Discussion
Simultaneous occurrence of EMP and SCC is rare and has been only occasionally reported at lung, tonsil and breast level [Dasmahapatra, 1986; Junquera, 2009; Cao, 2009]. In addition, Jayagopal et al. described a case of SCC of the skin where EMP was evidenced at the margin of the specimen. These authors supposed that EMP might have reflected a malignant transformation of a host-immune reaction to a previous SCC [Jayagopal, 2004].
In our patient, SCC was identified on samples obtained by a large excision of a skin tract previously treated with radiotherapy for EMP. The occurrence of SCC on irradiated skin has been described as a possible mutagen effect of radiotherapy [Van Vloten, 1987]. In our case, however, the time from treatment to the identification of SCC was probably too short to explain this linkage.
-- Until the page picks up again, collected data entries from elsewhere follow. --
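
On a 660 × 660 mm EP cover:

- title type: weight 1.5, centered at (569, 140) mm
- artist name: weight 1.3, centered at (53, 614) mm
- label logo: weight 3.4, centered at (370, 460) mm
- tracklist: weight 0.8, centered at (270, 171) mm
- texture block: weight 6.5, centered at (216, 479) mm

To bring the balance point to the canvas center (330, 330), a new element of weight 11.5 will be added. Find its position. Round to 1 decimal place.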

The hypothesis that the two neoplasms were synchronous is also weak, since SCC and EMP are both rare, as single disease, at sacro-coccygeal region; on the other hand, no simultaneous evidence of both disease was shown in our patient. Even if the hypothesis that EMP is due to a malignant transformation of a preavius reactive plasmacellular infiltration is the most acceptable, we favour the alternative possibility that EMP by itself, in combination with post-radiation persistent chronic inflammatory reaction, could have played a (cytokine-mediated?) local “oncologic promoter” role, inducing the rapid development of SCC.